You should design a novel approach to utilize information from both models during training. Consider how to effectively combine their knowledge without simply copying existing methods. The goal is to develop an algorithm that can flexibly control alignment strength and achieve superior performance.

You should work under the `/workspace/task` and `/workspace/data` directories.

The directory `/workspace/task/repositories/LLama-Factory` contains multiple `README.md` files. You are encouraged to read them to better understand the training framework.

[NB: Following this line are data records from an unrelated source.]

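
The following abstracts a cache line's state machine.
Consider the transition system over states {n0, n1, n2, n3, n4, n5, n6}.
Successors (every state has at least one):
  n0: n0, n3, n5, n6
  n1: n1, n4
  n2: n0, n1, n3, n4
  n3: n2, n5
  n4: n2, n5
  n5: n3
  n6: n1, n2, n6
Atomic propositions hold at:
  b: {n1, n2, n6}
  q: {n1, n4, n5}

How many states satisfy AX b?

Sat(AX b) = {s : every successor in {n1, n2, n6}} = {n6}
|Sat(AX b)| = |{n6}| = 1.

1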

You should output the following files: 

- `/workspace/data/outputs/result.parquet`: The inference result produced by your trained model. This file should contain:
  - `output` column: String responses from your trained model
  - Same order and number of rows as the test dataset
  - Proper pandas DataFrame format
  - Contain all the thinking process and the final answer in the `output` column


# Data

Training Data: `/workspace/data/datasets/long_cot_calibration.json`

Test Data: `/workspace/data/datasets/aime-2024.parquet`


## Constraint

- Training: Maximum 400 training steps with batch size 16
- Context Length: Training on 4k-8k context, evaluation on up to 16k context  
- 8 x 80G GPUs


## Evaluation

We will the accuracy and effency and return a score based on these metrics.

## Environment

We have setup the conda enviroment for you named `/workspace/conds`, and we have activated the env. In this env, we installed the packages to use llama-factory and vllm.

File structure:
```
/workspace/
├── data/
|   ├── checkpoints/                            # your trained model  
|   |   ├──  DeepSeek-R1-Distilled-Qwen-1.5B
|   |   └──  DeepScaleR-Preview-1.5B
|   ├── dataset/
|   |   ├── aime-2024.parquet                   # do not modify this file
|   |   └── long_cot_calibration.jsonl           # do not modify this file
|   └── output/
└── task/
    ├── repositories/                          
    |   └── LLaMA-Factory                      # you can modify the src/llamafactory/train/dpo/trainer.py and other related files
    ├── scripts/      
    |   ├── llm.py                         # do not modify this file
    |   ├── train.yaml                     
    |   ├── train.sh                     
    |   └── eval_aime24.py                 # do not modify this file      
    └── task_description.md
```


## Scripts

Evaluation: Execute the following command to evaluate your trained model and obtain the results.

```bash 
cd /workspace/task/scripts
serve run llm:build_app model=your_model_path/model_name tensor-parallel-size=1

# open another terminal
python /workspace/task/scripts/eval_aime24.py --temperature 0.7 --top_p 0.95 --max_tokens 16384 --model model_name --test_file /workspace/data/datasets/aime-2024.parquet
```

**Scripts**

`/workspace/task/scripts/eval_aime24.py`: This is the evaluation script. Use the --model model_name argument to specify the model for inference. Note that model_name refers to the model's name only, without including the file path.

`/workspace/task/scripts/llm.py`: This is the VLLM-based parallel inference engine. For example, if you have 4 GPU cards and set --tensor-parallel-size=1, each GPU will hold a full replica of the model and perform inference in parallel.

`/workspace/task/scripts/train.yaml`: This is the training configuration file. You can modify the file to fit your needs.

`/workspace/task/scripts/train.sh`: This is the training script. You can modify the script to fit your needs.